The Leith Agency Ltd
- Industry: Creative agency
- Founded: 1984; 42 years ago
- Fate: Acquired
- Headquarters: Edinburgh, Scotland, United Kingdom
- Website: www.leith.co.uk

= The Leith Agency =

Scottish creative agency

The Leith Agency is a creative agency that predominantly focuses on advertising. It is based in the Leith area of Edinburgh, Scotland. The agency was founded in St Mary's School House, Leith in 1984, starting life as a traditional advertising agency. It was bought by marketing services group Cello in 2004.

==History==
In 2001, it was an investor in online business-to-business off-licence Mustang Interactive. In 2006, The Leith Agency went through a restructuring of its senior management, appointing Richard Marsham as managing partner responsible for running the organisation's Edinburgh office.

As part of its community initiatives, it is actively involved in The Leith Festival, runs free clinics for small local businesses and has developed a programme to identify creative excellence in the community - Talentspotting. During The Leith Festival in 2007, the agency unofficially twinned Leith with Rio de Janeiro by placing a sign on Leith Walk.

More recently, the Leith Agency has started Leith Records, a place to showcase new local and Scottish music, and Leith Dock, a blog for interesting and inspirational happenings in Edinburgh, Scotland and beyond. In 2010, it staged a production of Shakespeare's The Tempest on a barge in Leith.

In 2012, it launched a breast cancer awareness campaign for the Scottish government featuring Elaine C Smith. It was claimed to be the first UK television ad to feature full-frontal bare breasts. It has also produced campaigns for Health Promotion Agency Northern Ireland.

In 2013, it purchased Newhaven Communications, another advertising agency which had worked for brewer Tennent's and on government campaigns, and which had been formed 11 years previously by former Leith Agency employees.

In 2017, The Leith Agency went through another restructuring that saw several roles in the company being made redundant, to be replaced with other positions which the agency perceived as having "bigger potential for growth".

==Recognition==
The Leith Agency was voted Scotland's top advertising agency in 1993 in a poll for Scotmedia magazine and in 2001, it won the Scottish Institute of Practitioners in Advertising award for most effective campaign for promoting now-defunct radio station Beat 106.

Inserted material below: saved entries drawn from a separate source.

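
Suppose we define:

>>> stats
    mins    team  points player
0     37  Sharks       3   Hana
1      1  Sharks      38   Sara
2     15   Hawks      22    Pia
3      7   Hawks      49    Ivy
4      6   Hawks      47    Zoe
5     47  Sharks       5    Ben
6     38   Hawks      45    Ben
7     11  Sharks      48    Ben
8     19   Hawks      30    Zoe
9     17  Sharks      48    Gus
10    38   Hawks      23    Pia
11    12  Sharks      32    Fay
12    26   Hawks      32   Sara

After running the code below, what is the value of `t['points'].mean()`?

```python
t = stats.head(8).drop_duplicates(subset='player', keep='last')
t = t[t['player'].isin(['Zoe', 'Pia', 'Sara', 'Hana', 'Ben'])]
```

take first 8 rows:
   mins    team  points player
0    37  Sharks       3   Hana
1     1  Sharks      38   Sara
2    15   Hawks      22    Pia
3     7   Hawks      49    Ivy
4     6   Hawks      47    Zoe
5    47  Sharks       5    Ben
6    38   Hawks      45    Ben
7    11  Sharks      48    Ben
drop duplicate player (keep=last):
   mins    team  points player
0    37  Sharks       3   Hana
1     1  Sharks      38   Sara
2    15   Hawks      22    Pia
3     7   Hawks      49    Ivy
4     6   Hawks      47    Zoe
7    11  Sharks      48    Ben
filter rows where player in ['Zoe', 'Pia', 'Sara', 'Hana', 'Ben']:
   mins    team  points player
0    37  Sharks       3   Hana
1     1  Sharks      38   Sara
2    15   Hawks      22    Pia
4     6   Hawks      47    Zoe
7    11  Sharks      48    Ben

31.6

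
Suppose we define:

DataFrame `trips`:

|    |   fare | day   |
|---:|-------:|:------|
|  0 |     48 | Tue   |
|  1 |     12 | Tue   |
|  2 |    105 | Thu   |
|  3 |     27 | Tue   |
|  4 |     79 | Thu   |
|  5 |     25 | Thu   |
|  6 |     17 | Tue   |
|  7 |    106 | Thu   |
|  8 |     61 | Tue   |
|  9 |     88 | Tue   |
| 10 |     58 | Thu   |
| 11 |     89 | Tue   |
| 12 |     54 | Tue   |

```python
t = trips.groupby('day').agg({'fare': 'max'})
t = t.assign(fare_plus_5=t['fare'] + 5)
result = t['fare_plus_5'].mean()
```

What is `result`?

group by day, max of fare:
     fare
day      
Thu   106
Tue    89
add column fare_plus_5 = t['fare'] + 5:
     fare  fare_plus_5
day                   
Thu   106          111
Tue    89           94

102.5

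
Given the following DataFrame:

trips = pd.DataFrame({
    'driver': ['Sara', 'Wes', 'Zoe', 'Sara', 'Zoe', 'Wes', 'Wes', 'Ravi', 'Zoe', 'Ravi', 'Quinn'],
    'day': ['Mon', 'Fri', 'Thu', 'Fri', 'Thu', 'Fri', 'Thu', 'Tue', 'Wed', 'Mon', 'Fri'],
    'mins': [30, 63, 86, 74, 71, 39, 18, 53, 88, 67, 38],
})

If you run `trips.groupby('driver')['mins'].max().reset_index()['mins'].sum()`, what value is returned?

group by driver, max of mins:
driver
Quinn    38
Ravi     67
Sara     74
Wes      63
Zoe      88
Name: mins, dtype: int64
reset_index():
  driver  mins
0  Quinn    38
1   Ravi    67
2   Sara    74
3    Wes    63
4    Zoe    88

330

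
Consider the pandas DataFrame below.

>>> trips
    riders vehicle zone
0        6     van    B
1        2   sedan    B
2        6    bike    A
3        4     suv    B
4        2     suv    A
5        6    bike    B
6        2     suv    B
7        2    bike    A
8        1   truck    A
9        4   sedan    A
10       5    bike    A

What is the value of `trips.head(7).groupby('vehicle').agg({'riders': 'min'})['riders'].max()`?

6

take first 7 rows:
   riders vehicle zone
0       6     van    B
1       2   sedan    B
2       6    bike    A
3       4     suv    B
4       2     suv    A
5       6    bike    B
6       2     suv    B
group by vehicle, min of riders:
         riders
vehicle        
bike          6
sedan         2
suv           2
van           6
Then the max of column 'riders': 6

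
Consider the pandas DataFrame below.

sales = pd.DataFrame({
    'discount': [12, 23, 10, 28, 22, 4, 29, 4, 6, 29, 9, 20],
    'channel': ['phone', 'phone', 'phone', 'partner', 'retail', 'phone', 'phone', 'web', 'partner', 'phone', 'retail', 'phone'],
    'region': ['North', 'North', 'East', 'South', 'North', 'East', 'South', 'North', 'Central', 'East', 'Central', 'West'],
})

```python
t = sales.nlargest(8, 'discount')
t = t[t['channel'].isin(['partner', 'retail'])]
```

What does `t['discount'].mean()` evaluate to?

25.0

take 8 rows with largest discount:
    discount  channel region
6         29    phone  South
9         29    phone   East
3         28  partner  South
1         23    phone  North
4         22   retail  North
11        20    phone   West
0         12    phone  North
2         10    phone   East
filter rows where channel in ['partner', 'retail']:
   discount  channel region
3        28  partner  South
4        22   retail  North
Then the mean of column 'discount': 25.0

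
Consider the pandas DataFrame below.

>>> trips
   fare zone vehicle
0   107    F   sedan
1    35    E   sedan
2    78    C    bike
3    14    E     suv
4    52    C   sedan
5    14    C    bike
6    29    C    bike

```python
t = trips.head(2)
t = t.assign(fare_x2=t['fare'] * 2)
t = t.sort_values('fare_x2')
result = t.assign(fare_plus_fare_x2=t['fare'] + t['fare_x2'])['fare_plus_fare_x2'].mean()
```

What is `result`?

take first 2 rows:
   fare zone vehicle
0   107    F   sedan
1    35    E   sedan
add column fare_x2 = t['fare'] * 2:
   fare zone vehicle  fare_x2
0   107    F   sedan      214
1    35    E   sedan       70
sort by fare_x2:
   fare zone vehicle  fare_x2
1    35    E   sedan       70
0   107    F   sedan      214
add column fare_plus_fare_x2 = t['fare'] + t['fare_x2']:
   fare zone vehicle  fare_x2  fare_plus_fare_x2
1    35    E   sedan       70                105
0   107    F   sedan      214                321
mean of column 'fare_plus_fare_x2' → 213.0

213.0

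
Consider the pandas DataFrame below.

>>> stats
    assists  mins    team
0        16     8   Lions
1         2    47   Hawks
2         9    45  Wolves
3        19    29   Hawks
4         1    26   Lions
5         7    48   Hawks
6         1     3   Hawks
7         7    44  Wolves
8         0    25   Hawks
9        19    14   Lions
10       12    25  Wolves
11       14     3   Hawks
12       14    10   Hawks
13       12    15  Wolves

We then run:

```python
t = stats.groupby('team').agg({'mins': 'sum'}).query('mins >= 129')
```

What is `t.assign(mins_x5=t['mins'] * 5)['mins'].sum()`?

group by team, sum of mins:
        mins
team        
Hawks    165
Lions     48
Wolves   129
filter rows where mins >= 129:
        mins
team        
Hawks    165
Wolves   129
add column mins_x5 = t['mins'] * 5:
        mins  mins_x5
team                 
Hawks    165      825
Wolves   129      645
Then the sum of column 'mins': 294

294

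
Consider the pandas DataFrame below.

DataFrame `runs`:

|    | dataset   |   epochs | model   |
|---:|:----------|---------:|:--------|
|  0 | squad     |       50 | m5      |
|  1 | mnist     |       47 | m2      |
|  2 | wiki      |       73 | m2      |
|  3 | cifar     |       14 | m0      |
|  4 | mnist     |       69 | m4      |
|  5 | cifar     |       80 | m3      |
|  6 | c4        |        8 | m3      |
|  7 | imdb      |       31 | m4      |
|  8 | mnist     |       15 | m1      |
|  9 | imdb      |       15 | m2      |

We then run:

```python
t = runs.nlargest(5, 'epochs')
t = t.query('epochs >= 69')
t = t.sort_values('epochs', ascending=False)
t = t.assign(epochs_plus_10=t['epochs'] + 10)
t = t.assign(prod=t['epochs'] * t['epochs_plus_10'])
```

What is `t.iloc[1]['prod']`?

take 5 rows with largest epochs:
  dataset  epochs model
5   cifar      80    m3
2    wiki      73    m2
4   mnist      69    m4
0   squad      50    m5
1   mnist      47    m2
filter rows where epochs >= 69:
  dataset  epochs model
5   cifar      80    m3
2    wiki      73    m2
4   mnist      69    m4
sort by epochs descending:
  dataset  epochs model
5   cifar      80    m3
2    wiki      73    m2
4   mnist      69    m4
add column epochs_plus_10 = t['epochs'] + 10:
  dataset  epochs model  epochs_plus_10
5   cifar      80    m3              90
2    wiki      73    m2              83
4   mnist      69    m4              79
add column prod = t['epochs'] * t['epochs_plus_10']:
  dataset  epochs model  epochs_plus_10  prod
5   cifar      80    m3              90  7200
2    wiki      73    m2              83  6059
4   mnist      69    m4              79  5451
The value at position 1, column 'prod' is 6059.

6059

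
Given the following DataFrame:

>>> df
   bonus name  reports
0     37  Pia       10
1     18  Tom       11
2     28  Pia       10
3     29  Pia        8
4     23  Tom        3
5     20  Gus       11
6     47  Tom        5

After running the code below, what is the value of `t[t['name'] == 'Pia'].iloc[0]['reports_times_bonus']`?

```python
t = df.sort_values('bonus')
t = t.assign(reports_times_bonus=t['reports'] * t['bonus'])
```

280

sort by bonus:
   bonus name  reports
1     18  Tom       11
5     20  Gus       11
4     23  Tom        3
2     28  Pia       10
3     29  Pia        8
0     37  Pia       10
6     47  Tom        5
add column reports_times_bonus = t['reports'] * t['bonus']:
   bonus name  reports  reports_times_bonus
1     18  Tom       11                  198
5     20  Gus       11                  220
4     23  Tom        3                   69
2     28  Pia       10                  280
3     29  Pia        8                  232
0     37  Pia       10                  370
6     47  Tom        5                  235
filter rows where name == 'Pia':
   bonus name  reports  reports_times_bonus
2     28  Pia       10                  280
3     29  Pia        8                  232
0     37  Pia       10                  370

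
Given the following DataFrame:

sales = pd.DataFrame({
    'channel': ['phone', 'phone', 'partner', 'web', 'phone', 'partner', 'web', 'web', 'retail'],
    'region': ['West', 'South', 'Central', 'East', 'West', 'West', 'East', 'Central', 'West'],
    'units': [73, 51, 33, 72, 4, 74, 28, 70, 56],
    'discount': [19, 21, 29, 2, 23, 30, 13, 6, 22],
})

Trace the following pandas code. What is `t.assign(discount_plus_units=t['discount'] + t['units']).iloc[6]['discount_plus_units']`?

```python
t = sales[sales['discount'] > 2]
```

76

filter rows where discount > 2:
   channel   region  units  discount
0    phone     West     73        19
1    phone    South     51        21
2  partner  Central     33        29
4    phone     West      4        23
5  partner     West     74        30
6      web     East     28        13
7      web  Central     70         6
8   retail     West     56        22
add column discount_plus_units = t['discount'] + t['units']:
   channel   region  units  discount  discount_plus_units
0    phone     West     73        19                   92
1    phone    South     51        21                   72
2  partner  Central     33        29                   62
4    phone     West      4        23                   27
5  partner     West     74        30                  104
6      web     East     28        13                   41
7      web  Central     70         6                   76
8   retail     West     56        22                   78
value at position 6, column 'discount_plus_units' → 76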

The Agency has created campaigns for global brands such as Honda, Grolsch and SEAT from its offices in the docks of Edinburgh. It promoted Coors Light from 2003 to 2010. Its work includes notable television adverts such as The Snowman for Irn-Bru and campaigns for legislation including the Scottish smoking ban in public places. The agency has won many effectiveness and creative awards, such as the Grand Prix at the Roses Advertising Awards 2009.

==Acquisition==
In August 2020, The Leith Agency as part of its holding company, Cello Health plc. (formerly Cello Group) was sold to Pharma Value Demonstration Bidco Limited, a newly incorporated company wholly owned by Value Demonstration UK Holdings Limited, a company backed by Arsenal Capital Partners V LP and Arsenal Capital Partners V-B LP, following acceptance of a recommended cash offer by the company shareholders.
The share offer of £1.61 per share was accepted at a Shareholders' General Meeting held on the 3rd August.